The quantisation noise starts above 80kHz?

I'm not an expert on this. All I know is from reading this:

https://positive-feedback.com/audio-discourse/raising-the-sample-rate-of-dsd-is-there-a-sweet-spot/

Then one would use the actual snr, in linear (not dB) terms, say along with the 80kHz bandwidth, for a rough estimate. Probably best to use the peak noise inside that for a safe bound, otherwise you have to calculate all the contributions from the phase noise with the SNR at each frequency.

If it goes to 80kHz with 20 bit resolution, well, that pretty much exceeds the electronics in most anything in existence. So that would be pretty good, but still not 24 orders of magnitude better time resolution like "Wes" *MAY* have meant. (sorry, but vague statements intended to allow equivocation annoy me, no, you didn't do that, he did)
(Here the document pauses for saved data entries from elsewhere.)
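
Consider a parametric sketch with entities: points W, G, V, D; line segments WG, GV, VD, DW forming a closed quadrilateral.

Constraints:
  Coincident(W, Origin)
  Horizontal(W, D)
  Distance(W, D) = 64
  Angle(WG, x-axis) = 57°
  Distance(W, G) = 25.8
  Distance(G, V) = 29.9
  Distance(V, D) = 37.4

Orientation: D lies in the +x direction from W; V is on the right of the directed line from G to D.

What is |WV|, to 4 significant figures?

27.50

W is at the origin; W and D share the same y with |WD| = 64.0 and D in +x, so D = (64.0, 0). WG runs at 57.0° with |WG| = 25.8, so G = (14.05, 21.64). V is determined by |GV| = 29.9 and |VD| = 37.4 together: it lies at the intersection of circle(G, 29.9) and circle(D, 37.4). With |GD| = 54.43, the foot of the radical line on GD is 22.58 from G and the perpendicular offset is √(29.9² − 22.58²) = 19.60. Taking the right-of-GD solution: V = (26.98, -5.322).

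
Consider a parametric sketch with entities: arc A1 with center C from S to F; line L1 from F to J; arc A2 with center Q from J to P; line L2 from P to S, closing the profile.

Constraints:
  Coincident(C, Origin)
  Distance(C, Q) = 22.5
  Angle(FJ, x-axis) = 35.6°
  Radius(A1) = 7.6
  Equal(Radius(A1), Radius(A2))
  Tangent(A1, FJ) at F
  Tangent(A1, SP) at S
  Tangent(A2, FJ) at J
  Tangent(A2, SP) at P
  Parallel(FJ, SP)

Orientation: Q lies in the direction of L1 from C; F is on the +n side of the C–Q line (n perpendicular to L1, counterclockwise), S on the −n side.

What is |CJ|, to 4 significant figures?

23.75

The slot axis is L1's direction at 35.6°, so u = (cos 35.6°, sin 35.6°) = (0.8131, 0.5821) and n = (−sin 35.6°, cos 35.6°) = (-0.5821, 0.8131). C is at the origin and Q lies 22.5 along u from C, so Q = 22.5·u = (18.29, 13.10). Tangency of A1 to both parallel lines with radius 7.6 puts F and S at C ± 7.6·n: F = (-4.424, 6.180), S = (4.424, -6.180). Equal radii place J and P the same way about Q: J = Q + 7.6·n = (13.87, 19.28), P = Q − 7.6·n = (22.72, 6.918). Then |CJ| = |J − C| = 23.75.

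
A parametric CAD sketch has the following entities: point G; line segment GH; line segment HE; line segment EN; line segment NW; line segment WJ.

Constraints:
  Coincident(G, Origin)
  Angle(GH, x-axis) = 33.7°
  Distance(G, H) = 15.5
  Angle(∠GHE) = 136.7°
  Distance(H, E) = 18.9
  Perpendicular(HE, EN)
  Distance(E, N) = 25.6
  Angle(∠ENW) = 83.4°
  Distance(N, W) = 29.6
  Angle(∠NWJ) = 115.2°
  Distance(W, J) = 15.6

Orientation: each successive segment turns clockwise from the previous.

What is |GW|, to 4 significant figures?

11.59

HE is perpendicular to EN, so EN runs at -99.60°; with |EN| = 25.6, N = (27.26, -19.79). ∠ENW = 83.4° gives NW at 163.8° from the x-axis; with |NW| = 29.6, W = (-1.163, -11.54). Then |GW| = |W − G| = 11.59.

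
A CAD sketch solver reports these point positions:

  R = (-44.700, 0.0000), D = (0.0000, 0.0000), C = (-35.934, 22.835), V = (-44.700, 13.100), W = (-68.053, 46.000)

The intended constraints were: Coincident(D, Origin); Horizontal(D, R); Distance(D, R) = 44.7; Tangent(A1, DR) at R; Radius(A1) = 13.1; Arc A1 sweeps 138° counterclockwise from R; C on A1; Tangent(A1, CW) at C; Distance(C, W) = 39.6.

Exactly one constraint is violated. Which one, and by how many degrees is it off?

Tangent(A1, CW) at C — off by 6.20°.

D = (0.00, 0.00) ✓; D.y = 0.00, R.y = 0.00 ✓; |DR| = 44.70 ✓; ∠(VR, RD) = 90.00° ✓; |VR| = 13.10 ✓; bearing(V→C) − bearing(V→R) = 138.0° ✓; |VC| = 13.10 ✓; ∠(VC, CW) = 83.80° ✗; |CW| = 39.60 ✓.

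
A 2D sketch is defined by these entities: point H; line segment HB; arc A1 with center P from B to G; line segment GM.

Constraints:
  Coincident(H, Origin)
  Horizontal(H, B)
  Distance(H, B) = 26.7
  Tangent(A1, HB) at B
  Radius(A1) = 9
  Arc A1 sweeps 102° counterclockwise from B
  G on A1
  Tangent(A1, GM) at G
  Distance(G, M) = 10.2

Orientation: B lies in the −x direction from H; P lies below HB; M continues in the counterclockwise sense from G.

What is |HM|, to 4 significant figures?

39.36

H is at the origin; H and B share the same y with |HB| = 26.7 and B on the −x side, so B = (-26.70, 0.000). A1 meets HB tangentially, so PB is at right angles to HB, so P = B + (0, -9) = (-26.70, -9.000). On A1, B sits at bearing 90° from P; a 102° counterclockwise sweep puts G at bearing 192°, so G = P + 9.0·(cos 192°, sin 192°) = (-35.50, -10.87). The tangent condition forces PG to be normal to GM, so GM runs along (−sin 192°, cos 192°); with |GM| = 10.2, M = (-33.38, -20.85). Then |HM| = |M − H| = 39.36.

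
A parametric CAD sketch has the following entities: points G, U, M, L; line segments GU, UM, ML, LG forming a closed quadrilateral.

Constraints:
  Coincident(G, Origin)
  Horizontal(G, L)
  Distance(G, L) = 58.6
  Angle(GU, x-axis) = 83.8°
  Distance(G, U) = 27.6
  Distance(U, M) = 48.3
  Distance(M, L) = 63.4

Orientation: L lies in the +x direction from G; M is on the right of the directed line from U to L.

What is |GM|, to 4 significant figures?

20.71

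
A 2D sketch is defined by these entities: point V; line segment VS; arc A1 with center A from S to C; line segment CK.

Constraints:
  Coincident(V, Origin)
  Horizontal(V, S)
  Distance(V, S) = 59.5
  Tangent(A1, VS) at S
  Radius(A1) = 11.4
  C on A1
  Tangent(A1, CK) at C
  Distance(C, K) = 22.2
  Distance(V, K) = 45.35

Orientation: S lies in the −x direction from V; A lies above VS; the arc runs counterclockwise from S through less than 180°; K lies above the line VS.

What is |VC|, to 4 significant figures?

50.07

V is at the origin; VS is horizontal with |VS| = 59.5 and S on the −x side, so S = (-59.50, 0.000). Since A1 is tangent to VS there, AS ⟂ VS, so A = S + (0, 11.4) = (-59.50, 11.40). Since AC ⟂ CK (tangency), |AK| = √(11.4² + 22.2²) = 24.96 regardless of where C sits on A1. So K lies on both circle(V, 45.35) and circle(A, 24.96); the above-VS intersection is K = (-38.21, 24.42). C is the foot of the tangent from K: C = (-49.77, 5.467).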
you'd get a factor of 1/4 in terms of time resolution for the band width, and a factor of 1/16 for the noise, so about 1/64th the time resolution of redbook (note, smaller is BETTER here) if we assume 80kHz and 20 bit effective noise level. The problem now is that we've hit clock accuracy issues, atmospheric transmission issues, etc, but that really does take us back to more than good enough. In terms of real physics and the auditory system, 20 bits at 64kHz is more or less a limit for human beings.